Alkaline Diets and Kidney Disease

Many dangerous fad diets exist that purport to treat diseases such as cancer by manipulating the pH of blood with different foods. While there is no good evidence that acidic foods alter the body’s pH and promote disease, the hypothesis that “dietary acid load” relates to disease should not be completely dismissed. The kidney serves to regulate blood pH, but if kidney function declines and other tissues catabolize to maintain pH, then it is very plausible that manipulating the diet to reduce the acid load could spare tissues and improve outcomes in chronic kidney disease (CKD). After all, for example, the metabolism of amino acids yields hydrogen ions, whereas fruits and vegetables contain organic salts that generally reduce acid load when metabolized. Recently, a growing number of human studies that manipulate diet acid load using fruits and vegetables and sodium bicarbonate support this hypothesis. Let’s take a look at some of them.
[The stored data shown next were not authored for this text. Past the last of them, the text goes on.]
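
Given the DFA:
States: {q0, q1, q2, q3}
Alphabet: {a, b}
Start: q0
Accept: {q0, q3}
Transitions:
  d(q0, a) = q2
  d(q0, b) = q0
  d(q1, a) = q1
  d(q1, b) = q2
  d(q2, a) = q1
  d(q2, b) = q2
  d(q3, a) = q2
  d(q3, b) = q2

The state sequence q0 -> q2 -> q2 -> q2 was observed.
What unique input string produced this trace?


Trace back each transition to find the symbol:
  q0 --[a]--> q2
  q2 --[b]--> q2
  q2 --[b]--> q2

"abb"


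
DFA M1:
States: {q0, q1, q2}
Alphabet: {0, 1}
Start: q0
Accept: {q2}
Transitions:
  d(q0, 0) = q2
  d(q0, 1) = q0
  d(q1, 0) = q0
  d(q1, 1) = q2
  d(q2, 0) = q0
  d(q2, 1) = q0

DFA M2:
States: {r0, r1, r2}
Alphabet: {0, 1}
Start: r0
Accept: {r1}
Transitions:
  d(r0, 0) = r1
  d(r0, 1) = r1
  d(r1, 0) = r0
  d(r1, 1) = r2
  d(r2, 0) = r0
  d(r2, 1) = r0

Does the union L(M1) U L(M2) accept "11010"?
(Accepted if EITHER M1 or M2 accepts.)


M1: final=q2 accepted=True
M2: final=r0 accepted=False

Yes, union accepts


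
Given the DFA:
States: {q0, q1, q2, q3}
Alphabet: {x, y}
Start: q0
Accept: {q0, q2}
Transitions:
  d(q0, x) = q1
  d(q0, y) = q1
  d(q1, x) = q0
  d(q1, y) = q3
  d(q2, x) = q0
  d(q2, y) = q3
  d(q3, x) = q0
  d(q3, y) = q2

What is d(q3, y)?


Looking up transition d(q3, y)

q2


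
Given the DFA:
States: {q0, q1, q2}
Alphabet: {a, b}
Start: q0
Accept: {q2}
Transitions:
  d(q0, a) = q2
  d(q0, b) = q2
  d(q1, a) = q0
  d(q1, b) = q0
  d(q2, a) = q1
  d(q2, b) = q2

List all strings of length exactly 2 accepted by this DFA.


All strings of length 2: 4 total
Accepted: 2

"ab", "bb"


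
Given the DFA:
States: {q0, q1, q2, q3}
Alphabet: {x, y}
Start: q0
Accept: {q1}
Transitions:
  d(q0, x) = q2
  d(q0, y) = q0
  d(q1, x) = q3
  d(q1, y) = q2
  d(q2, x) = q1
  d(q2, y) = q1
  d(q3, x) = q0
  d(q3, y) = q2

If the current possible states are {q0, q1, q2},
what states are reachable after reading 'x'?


Apply transition on 'x' from each current state:
  d(q0, x) = q2
  d(q1, x) = q3
  d(q2, x) = q1

{q1, q2, q3}


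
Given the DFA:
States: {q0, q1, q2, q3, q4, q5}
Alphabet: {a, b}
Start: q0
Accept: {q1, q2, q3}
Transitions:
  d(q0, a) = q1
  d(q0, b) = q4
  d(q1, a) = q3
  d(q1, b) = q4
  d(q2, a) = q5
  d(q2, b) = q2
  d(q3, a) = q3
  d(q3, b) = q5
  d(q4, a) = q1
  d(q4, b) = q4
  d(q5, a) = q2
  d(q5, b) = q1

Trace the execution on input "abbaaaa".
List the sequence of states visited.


Input: abbaaaa
d(q0, a) = q1
d(q1, b) = q4
d(q4, b) = q4
d(q4, a) = q1
d(q1, a) = q3
d(q3, a) = q3
d(q3, a) = q3


q0 -> q1 -> q4 -> q4 -> q1 -> q3 -> q3 -> q3


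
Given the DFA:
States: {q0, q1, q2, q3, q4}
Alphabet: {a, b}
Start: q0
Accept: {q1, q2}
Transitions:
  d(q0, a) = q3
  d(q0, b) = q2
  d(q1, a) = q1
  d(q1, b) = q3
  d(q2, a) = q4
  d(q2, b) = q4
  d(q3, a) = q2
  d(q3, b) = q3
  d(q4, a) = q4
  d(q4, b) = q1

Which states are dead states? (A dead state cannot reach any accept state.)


Forward reachability from each state:
  q0 -> reaches accept state q1 (live)
  q1 -> reaches accept state q1 (live)
  q2 -> reaches accept state q1 (live)
  q3 -> reaches accept state q1 (live)
  q4 -> reaches accept state q1 (live)

None (all states can reach an accept state)


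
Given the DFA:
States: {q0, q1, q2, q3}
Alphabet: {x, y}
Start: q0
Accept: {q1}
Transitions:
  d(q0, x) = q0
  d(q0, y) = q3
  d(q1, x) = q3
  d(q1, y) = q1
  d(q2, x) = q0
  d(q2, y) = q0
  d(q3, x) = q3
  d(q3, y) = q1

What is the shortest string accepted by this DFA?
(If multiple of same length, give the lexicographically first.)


BFS by string length (lex-first path to each state shown):
  len 0: q0<-""
  len 1: q0<-"x", q3<-"y"
  len 2: q0<-"xx", q1<-"yy", q3<-"xy"
Found accept state at length 2.

"yy"


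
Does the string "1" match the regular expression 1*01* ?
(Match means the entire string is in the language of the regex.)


|string| = 1; first = '1'; last = '1'

No, "1" does not match 1*01*


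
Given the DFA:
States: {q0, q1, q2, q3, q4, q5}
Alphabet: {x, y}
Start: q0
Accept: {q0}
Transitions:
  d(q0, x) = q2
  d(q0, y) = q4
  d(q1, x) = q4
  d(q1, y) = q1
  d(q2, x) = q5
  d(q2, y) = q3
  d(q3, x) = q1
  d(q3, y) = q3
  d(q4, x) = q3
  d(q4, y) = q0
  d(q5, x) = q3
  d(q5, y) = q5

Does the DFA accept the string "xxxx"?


Trace: q0 -> q2 -> q5 -> q3 -> q1
Final state: q1
Accept states: {q0}

No, rejected (final state q1 is not an accept state)


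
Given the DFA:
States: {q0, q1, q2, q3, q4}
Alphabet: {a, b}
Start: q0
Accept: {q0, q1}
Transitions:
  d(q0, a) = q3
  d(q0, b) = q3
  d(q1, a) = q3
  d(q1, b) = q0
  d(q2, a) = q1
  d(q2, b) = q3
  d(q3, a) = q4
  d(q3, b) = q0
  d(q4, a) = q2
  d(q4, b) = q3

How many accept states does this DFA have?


Accept states listed: {q0, q1}
Counting: q0(1) q1(2)

2


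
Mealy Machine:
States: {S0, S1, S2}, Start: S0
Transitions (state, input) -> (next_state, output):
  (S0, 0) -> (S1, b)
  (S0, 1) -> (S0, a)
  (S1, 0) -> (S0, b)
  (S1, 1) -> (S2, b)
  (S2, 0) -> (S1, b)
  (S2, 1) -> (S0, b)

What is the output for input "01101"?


Step-by-step:
  (S0, 0) -> (S1, b)
  (S1, 1) -> (S2, b)
  (S2, 1) -> (S0, b)
  (S0, 0) -> (S1, b)
  (S1, 1) -> (S2, b)

"bbbbb"


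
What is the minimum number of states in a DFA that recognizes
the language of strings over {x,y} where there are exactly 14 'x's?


States: count = 0, 1, ..., 14 (that's 15 states), plus a dead state for count > 14.
Total: 15 + 1 = 16. Accept = count-14 state.

16


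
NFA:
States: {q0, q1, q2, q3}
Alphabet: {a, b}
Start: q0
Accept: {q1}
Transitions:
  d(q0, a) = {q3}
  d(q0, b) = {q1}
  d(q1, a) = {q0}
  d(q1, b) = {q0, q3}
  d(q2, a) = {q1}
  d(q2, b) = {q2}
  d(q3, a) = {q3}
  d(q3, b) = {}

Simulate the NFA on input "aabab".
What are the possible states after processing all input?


Start: {q0}
  --a--> {q3}
  --a--> {q3}
  --b--> {}
  --a--> {}
  --b--> {}

{} (empty set, no valid transitions)


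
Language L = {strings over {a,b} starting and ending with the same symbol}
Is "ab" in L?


first = 'a', last = 'b'

No, "ab" is not in L


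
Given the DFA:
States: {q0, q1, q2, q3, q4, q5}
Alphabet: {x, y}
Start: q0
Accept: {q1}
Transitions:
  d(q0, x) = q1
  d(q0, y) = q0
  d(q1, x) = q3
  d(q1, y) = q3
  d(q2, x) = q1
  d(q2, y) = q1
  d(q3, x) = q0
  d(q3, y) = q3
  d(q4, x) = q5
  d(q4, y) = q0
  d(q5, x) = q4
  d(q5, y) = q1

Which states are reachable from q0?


BFS from q0:
  layer 0: {q0}
  layer 1: {q1}
  layer 2: {q3}

{q0, q1, q3}


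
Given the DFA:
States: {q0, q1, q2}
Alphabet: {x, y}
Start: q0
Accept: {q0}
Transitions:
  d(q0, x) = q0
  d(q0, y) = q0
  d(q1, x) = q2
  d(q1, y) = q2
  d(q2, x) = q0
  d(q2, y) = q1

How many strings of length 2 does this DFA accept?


Enumerating all length-2 strings:
  "xx" -> q0 [accept]
  "xy" -> q0 [accept]
  "yx" -> q0 [accept]
  "yy" -> q0 [accept]

4 out of 4


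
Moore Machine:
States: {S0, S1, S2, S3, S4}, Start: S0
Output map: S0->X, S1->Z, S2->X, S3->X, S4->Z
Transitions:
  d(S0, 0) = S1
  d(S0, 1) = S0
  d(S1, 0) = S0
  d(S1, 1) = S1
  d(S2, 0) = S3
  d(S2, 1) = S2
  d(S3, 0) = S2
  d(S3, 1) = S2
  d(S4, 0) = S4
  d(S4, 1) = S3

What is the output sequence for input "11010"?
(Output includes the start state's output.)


Start: S0 (output X)
  --1--> S0 (output X)
  --1--> S0 (output X)
  --0--> S1 (output Z)
  --1--> S1 (output Z)
  --0--> S0 (output X)

"XXXZZX"


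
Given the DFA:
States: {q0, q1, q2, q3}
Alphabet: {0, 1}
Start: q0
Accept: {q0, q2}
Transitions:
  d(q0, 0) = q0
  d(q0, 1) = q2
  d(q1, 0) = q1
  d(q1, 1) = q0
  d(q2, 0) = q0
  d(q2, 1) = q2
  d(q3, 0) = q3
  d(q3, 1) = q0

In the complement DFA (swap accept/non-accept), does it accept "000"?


Trace: q0 -> q0 -> q0 -> q0
Final: q0
Original accept: {q0, q2}
Complement: q0 is in original accept

No, complement rejects (original accepts)


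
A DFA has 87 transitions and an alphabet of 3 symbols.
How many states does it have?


Each state has exactly one transition per symbol.
states = transitions / |alphabet| = 87 / 3 = 29

29


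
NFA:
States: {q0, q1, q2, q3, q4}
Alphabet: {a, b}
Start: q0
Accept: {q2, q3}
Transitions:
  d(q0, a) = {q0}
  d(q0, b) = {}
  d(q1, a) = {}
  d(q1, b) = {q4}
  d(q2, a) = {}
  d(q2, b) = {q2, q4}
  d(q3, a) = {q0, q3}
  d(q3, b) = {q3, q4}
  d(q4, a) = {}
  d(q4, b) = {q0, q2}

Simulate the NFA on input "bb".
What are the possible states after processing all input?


Start: {q0}
  --b--> {}
  --b--> {}

{} (empty set, no valid transitions)


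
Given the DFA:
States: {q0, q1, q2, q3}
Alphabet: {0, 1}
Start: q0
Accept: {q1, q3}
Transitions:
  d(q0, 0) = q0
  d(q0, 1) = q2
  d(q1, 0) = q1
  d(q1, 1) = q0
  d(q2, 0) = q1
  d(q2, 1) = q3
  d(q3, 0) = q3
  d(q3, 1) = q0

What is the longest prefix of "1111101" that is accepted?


Run the DFA, marking each prefix where the state is accepting:
  "" -> q0 [reject]
  "1" -> q2 [reject]
  "11" -> q3 [accept]
  "111" -> q0 [reject]
  "1111" -> q2 [reject]
  "11111" -> q3 [accept]
  "111110" -> q3 [accept]
  "1111101" -> q0 [reject]

"111110"


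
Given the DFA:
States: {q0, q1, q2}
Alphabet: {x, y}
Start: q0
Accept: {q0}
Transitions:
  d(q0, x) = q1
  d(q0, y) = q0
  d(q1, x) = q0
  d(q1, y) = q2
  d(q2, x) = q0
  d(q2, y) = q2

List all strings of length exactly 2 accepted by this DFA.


All strings of length 2: 4 total
Accepted: 2

"xx", "yy"


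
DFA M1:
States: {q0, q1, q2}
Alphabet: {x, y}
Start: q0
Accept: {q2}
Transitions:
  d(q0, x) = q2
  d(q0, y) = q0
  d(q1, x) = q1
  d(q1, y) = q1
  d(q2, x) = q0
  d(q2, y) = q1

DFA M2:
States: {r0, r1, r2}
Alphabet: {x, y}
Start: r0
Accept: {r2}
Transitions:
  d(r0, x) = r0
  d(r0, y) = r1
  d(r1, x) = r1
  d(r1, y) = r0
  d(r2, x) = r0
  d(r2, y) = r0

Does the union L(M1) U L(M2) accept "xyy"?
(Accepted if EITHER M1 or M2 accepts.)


M1: final=q1 accepted=False
M2: final=r0 accepted=False

No, union rejects (neither accepts)


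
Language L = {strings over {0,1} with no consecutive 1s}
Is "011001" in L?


'11' occurs at index 1

No, "011001" is not in L


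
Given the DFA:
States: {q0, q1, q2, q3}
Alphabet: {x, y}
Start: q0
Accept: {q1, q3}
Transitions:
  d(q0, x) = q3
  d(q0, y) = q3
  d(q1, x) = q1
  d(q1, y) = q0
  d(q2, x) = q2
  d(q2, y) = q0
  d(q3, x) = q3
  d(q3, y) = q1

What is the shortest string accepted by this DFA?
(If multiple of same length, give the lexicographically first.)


BFS by string length (lex-first path to each state shown):
  len 0: q0<-""
  len 1: q3<-"x"
Found accept state at length 1.

"x"


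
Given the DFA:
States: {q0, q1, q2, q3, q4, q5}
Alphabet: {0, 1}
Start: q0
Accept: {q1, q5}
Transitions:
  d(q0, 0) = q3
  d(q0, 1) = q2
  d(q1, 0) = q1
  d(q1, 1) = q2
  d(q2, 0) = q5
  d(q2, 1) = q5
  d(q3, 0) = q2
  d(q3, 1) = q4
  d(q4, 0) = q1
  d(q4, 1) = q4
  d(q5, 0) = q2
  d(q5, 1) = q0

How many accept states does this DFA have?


Accept states listed: {q1, q5}
Counting: q1(1) q5(2)

2


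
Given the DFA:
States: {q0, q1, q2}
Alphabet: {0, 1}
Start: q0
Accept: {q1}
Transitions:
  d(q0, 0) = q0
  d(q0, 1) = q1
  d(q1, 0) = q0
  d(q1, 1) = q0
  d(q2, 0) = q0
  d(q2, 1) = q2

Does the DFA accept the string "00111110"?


Trace: q0 -> q0 -> q0 -> q1 -> q0 -> q1 -> q0 -> q1 -> q0
Final state: q0
Accept states: {q1}

No, rejected (final state q0 is not an accept state)


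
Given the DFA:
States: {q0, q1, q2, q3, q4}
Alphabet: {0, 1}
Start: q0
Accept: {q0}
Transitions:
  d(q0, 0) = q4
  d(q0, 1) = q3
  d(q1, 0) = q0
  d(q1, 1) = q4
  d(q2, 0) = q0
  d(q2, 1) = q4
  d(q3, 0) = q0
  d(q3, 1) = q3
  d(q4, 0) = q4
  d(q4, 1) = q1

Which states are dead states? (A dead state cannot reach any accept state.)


Forward reachability from each state:
  q0 -> reaches accept state q0 (live)
  q1 -> reaches accept state q0 (live)
  q2 -> reaches accept state q0 (live)
  q3 -> reaches accept state q0 (live)
  q4 -> reaches accept state q0 (live)

None (all states can reach an accept state)


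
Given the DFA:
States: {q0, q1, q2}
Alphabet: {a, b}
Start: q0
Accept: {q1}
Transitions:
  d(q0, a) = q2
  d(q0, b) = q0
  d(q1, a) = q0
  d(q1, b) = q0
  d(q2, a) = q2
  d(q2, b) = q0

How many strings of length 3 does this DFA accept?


Enumerating all length-3 strings:
  "aaa" -> q2 [reject]
  "aab" -> q0 [reject]
  "aba" -> q2 [reject]
  "abb" -> q0 [reject]
  "baa" -> q2 [reject]
  "bab" -> q0 [reject]
  "bba" -> q2 [reject]
  "bbb" -> q0 [reject]

0 out of 8


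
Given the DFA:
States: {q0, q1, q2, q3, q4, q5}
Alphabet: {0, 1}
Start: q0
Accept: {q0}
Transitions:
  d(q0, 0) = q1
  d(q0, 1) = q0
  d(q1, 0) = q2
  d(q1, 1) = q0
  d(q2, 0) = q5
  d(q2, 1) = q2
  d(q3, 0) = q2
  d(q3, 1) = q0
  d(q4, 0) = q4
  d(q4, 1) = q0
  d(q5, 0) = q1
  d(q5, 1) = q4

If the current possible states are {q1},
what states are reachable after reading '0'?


Apply transition on '0' from each current state:
  d(q1, 0) = q2

{q2}


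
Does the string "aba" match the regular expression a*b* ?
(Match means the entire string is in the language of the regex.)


|string| = 3; first = 'a'; last = 'a'

No, "aba" does not match a*b*


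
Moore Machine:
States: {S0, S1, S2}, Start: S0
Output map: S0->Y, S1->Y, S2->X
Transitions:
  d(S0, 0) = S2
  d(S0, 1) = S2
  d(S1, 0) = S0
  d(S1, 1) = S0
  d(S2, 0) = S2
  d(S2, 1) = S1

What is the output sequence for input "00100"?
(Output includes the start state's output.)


Start: S0 (output Y)
  --0--> S2 (output X)
  --0--> S2 (output X)
  --1--> S1 (output Y)
  --0--> S0 (output Y)
  --0--> S2 (output X)

"YXXYYX"


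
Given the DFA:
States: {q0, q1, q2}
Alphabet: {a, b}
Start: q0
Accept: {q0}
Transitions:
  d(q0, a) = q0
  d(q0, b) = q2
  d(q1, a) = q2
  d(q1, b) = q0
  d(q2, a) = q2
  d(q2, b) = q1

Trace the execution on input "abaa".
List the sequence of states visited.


Input: abaa
d(q0, a) = q0
d(q0, b) = q2
d(q2, a) = q2
d(q2, a) = q2


q0 -> q0 -> q2 -> q2 -> q2


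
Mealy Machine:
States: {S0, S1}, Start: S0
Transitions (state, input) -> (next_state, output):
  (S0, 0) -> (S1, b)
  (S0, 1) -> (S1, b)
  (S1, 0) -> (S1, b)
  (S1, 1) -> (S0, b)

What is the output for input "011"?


Step-by-step:
  (S0, 0) -> (S1, b)
  (S1, 1) -> (S0, b)
  (S0, 1) -> (S1, b)

"bbb"


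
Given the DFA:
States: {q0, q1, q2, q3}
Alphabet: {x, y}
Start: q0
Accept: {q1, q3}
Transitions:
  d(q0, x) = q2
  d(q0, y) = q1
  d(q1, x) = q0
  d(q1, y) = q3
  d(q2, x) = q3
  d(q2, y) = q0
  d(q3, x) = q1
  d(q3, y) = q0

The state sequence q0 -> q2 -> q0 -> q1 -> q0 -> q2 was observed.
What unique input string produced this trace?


Trace back each transition to find the symbol:
  q0 --[x]--> q2
  q2 --[y]--> q0
  q0 --[y]--> q1
  q1 --[x]--> q0
  q0 --[x]--> q2

"xyyxx"


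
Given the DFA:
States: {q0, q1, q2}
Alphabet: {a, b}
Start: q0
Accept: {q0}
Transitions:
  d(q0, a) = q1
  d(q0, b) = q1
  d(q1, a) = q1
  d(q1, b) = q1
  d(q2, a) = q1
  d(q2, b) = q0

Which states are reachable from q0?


BFS from q0:
  layer 0: {q0}
  layer 1: {q1}

{q0, q1}


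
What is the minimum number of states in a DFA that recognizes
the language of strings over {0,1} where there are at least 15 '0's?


States: count = 0, 1, ..., 14, and a final '>= 15' state.
Total: 15 + 1 = 16. Accept = '>= 15' state.

16


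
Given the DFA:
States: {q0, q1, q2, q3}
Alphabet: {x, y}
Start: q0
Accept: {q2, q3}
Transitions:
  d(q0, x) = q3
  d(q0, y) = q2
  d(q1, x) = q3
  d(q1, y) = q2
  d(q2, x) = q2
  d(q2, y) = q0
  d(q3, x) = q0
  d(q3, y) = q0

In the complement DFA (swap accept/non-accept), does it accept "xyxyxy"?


Trace: q0 -> q3 -> q0 -> q3 -> q0 -> q3 -> q0
Final: q0
Original accept: {q2, q3}
Complement: q0 is not in original accept

Yes, complement accepts (original rejects)


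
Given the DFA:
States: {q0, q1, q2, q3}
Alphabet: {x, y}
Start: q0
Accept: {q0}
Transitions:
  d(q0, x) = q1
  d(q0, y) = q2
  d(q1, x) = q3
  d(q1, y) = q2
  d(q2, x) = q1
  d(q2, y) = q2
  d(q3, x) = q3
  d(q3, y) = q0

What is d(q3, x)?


Looking up transition d(q3, x)

q3


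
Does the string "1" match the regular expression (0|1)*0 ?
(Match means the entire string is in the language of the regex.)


|string| = 1; first = '1'; last = '1'

No, "1" does not match (0|1)*0


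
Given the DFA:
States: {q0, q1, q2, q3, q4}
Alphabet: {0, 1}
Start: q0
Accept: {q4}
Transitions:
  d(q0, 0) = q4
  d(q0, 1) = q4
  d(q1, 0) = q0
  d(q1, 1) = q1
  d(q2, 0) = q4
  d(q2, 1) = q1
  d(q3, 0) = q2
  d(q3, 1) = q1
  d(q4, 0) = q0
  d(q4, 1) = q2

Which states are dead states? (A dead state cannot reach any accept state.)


Forward reachability from each state:
  q0 -> reaches accept state q4 (live)
  q1 -> reaches accept state q4 (live)
  q2 -> reaches accept state q4 (live)
  q3 -> reaches accept state q4 (live)
  q4 -> reaches accept state q4 (live)

None (all states can reach an accept state)


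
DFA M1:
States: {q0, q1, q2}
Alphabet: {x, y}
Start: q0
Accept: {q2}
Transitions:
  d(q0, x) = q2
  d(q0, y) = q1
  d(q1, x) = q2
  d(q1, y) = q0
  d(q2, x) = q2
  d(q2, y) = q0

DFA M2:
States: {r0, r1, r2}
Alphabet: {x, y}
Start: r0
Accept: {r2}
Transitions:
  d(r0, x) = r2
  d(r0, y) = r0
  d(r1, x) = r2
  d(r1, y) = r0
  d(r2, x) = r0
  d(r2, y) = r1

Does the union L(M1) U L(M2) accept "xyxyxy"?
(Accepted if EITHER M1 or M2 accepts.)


M1: final=q0 accepted=False
M2: final=r1 accepted=False

No, union rejects (neither accepts)


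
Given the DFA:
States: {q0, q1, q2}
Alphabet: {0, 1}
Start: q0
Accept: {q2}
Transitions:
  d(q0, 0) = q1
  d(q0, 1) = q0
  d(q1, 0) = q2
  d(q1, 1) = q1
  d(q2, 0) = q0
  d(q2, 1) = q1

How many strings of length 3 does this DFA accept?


Enumerating all length-3 strings:
  "000" -> q0 [reject]
  "001" -> q1 [reject]
  "010" -> q2 [accept]
  "011" -> q1 [reject]
  "100" -> q2 [accept]
  "101" -> q1 [reject]
  "110" -> q1 [reject]
  "111" -> q0 [reject]

2 out of 8


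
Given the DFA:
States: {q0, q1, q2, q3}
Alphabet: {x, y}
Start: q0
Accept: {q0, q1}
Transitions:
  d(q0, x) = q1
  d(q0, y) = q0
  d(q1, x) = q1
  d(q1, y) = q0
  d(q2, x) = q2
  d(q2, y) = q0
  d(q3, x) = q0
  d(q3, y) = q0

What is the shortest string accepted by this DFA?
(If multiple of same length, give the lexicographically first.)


BFS by string length (lex-first path to each state shown):
  len 0: q0<-""
Found accept state at length 0.

"" (empty string)


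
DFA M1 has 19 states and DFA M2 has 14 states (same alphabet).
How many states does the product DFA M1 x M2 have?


Product construction pairs every M1 state with every M2 state.
19 * 14 = 266

266


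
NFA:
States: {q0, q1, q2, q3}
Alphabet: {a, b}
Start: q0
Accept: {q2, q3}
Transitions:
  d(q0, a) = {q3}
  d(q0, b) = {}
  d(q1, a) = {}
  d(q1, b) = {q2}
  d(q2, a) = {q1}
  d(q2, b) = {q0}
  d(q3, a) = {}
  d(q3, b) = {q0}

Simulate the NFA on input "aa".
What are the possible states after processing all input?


Start: {q0}
  --a--> {q3}
  --a--> {}

{} (empty set, no valid transitions)


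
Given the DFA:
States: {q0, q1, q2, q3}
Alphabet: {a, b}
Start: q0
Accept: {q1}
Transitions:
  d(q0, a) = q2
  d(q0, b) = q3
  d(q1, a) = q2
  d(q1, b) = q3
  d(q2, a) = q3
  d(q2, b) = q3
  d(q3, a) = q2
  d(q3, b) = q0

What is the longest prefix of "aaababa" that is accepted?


Run the DFA, marking each prefix where the state is accepting:
  "" -> q0 [reject]
  "a" -> q2 [reject]
  "aa" -> q3 [reject]
  "aaa" -> q2 [reject]
  "aaab" -> q3 [reject]
  "aaaba" -> q2 [reject]
  "aaabab" -> q3 [reject]
  "aaababa" -> q2 [reject]

No prefix is accepted


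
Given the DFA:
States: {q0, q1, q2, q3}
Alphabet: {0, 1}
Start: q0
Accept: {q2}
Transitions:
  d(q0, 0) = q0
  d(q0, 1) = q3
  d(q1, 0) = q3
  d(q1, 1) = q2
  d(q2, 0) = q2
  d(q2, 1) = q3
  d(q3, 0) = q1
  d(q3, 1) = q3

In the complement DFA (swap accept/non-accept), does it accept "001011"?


Trace: q0 -> q0 -> q0 -> q3 -> q1 -> q2 -> q3
Final: q3
Original accept: {q2}
Complement: q3 is not in original accept

Yes, complement accepts (original rejects)


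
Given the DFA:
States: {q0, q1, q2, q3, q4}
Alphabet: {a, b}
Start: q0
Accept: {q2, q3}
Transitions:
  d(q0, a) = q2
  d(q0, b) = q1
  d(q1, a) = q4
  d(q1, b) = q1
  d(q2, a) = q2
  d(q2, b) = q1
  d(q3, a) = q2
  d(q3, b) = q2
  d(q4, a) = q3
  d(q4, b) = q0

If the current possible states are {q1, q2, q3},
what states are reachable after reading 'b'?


Apply transition on 'b' from each current state:
  d(q1, b) = q1
  d(q2, b) = q1
  d(q3, b) = q2

{q1, q2}


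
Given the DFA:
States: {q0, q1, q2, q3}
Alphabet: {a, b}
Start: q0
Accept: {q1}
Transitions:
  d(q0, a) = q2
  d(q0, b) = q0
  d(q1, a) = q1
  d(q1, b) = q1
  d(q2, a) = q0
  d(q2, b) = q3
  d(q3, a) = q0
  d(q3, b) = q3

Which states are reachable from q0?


BFS from q0:
  layer 0: {q0}
  layer 1: {q2}
  layer 2: {q3}

{q0, q2, q3}


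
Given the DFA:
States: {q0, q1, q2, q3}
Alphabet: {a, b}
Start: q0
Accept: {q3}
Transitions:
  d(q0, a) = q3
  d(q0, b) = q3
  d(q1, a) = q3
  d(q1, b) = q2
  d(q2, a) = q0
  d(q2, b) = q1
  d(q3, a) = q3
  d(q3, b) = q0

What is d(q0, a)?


Looking up transition d(q0, a)

q3


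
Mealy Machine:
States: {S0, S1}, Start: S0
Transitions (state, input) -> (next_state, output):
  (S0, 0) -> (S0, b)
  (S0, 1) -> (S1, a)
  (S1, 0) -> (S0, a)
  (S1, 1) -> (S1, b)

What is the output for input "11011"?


Step-by-step:
  (S0, 1) -> (S1, a)
  (S1, 1) -> (S1, b)
  (S1, 0) -> (S0, a)
  (S0, 1) -> (S1, a)
  (S1, 1) -> (S1, b)

"abaab"


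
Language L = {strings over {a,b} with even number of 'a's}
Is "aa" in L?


count('a') = 2; 2 mod 2 = 0

Yes, "aa" is in L


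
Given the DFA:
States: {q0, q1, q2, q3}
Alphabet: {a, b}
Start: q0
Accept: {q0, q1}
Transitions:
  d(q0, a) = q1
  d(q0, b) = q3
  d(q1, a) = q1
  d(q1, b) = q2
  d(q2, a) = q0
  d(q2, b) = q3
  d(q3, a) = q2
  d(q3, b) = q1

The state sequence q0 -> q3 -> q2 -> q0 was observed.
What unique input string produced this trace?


Trace back each transition to find the symbol:
  q0 --[b]--> q3
  q3 --[a]--> q2
  q2 --[a]--> q0

"baa"


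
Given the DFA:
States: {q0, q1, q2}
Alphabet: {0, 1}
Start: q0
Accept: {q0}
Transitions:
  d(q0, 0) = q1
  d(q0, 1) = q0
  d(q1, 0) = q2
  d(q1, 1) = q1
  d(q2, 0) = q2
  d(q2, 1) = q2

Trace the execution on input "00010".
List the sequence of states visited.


Input: 00010
d(q0, 0) = q1
d(q1, 0) = q2
d(q2, 0) = q2
d(q2, 1) = q2
d(q2, 0) = q2


q0 -> q1 -> q2 -> q2 -> q2 -> q2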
The first randomized controlled trial on bicarbonate supplementation and CKD progression was published in 2009 by de Brito-Ashurst and colleagues. Bicarbonate is produced by the kidneys and serves to neutralize acid. Supplementation of bicarbonate for 1 year in CKD patients slowed the progression of kidney disease as suggested by creatinine clearance and reduced the need for dialysis. The next year, in 2010, a 5-year trial was published by Donald Wesson’s group that found a slowed kidney decline as measured by estimated glomerular filtration rate (eGFR) with bicarbonate supplementation. Several subsequent studies by his group have used bicarbonate or fruits and vegetables to achieve beneficial outcomes. Goraya et al. gave oral bicarbonate or enough fruits and vegetables that were estimated to reduce dietary acid load by 50% to CKD patients for 30 days and also observed a slowed reduction in eGFR in patients at moderate, but not mild, stages of the disease. In patients with more advanced stages of CKD, one year of bicarbonate or fruits and vegetables did not slow the decrease in eGFR, though several urinary markers of kidney injury were reduced. Their most recent trial tested if kidney function might be preserved through a reduction in angiotensin II in moderate stage CKD patients. Three years of bicarbonate or increased fruits and vegetables lessened the decline in eGFR and resulted in a corresponding decrease in the marker angiotensin II. Other studies using bicarbonate from six months to two years have provided strong evidence that reducing acid load consistently slows the decline of eGFR, and improves markers of bone health and muscle function.

Each of the studies described provided fruits and vegetables to patients free of charge to increase adherence. It will be important to test if adherence can be maintained through education alone. Additionally, it may be that “prescribing” fruits and vegetables is effective at improving outcomes and reducing health care costs more so than bicarbonate since they also reduce blood pressure. While “alkaline diets” in general should be viewed skeptically, there is accumulating evidence that fruits and vegetables as dietary alkali do indeed help in kidney disease.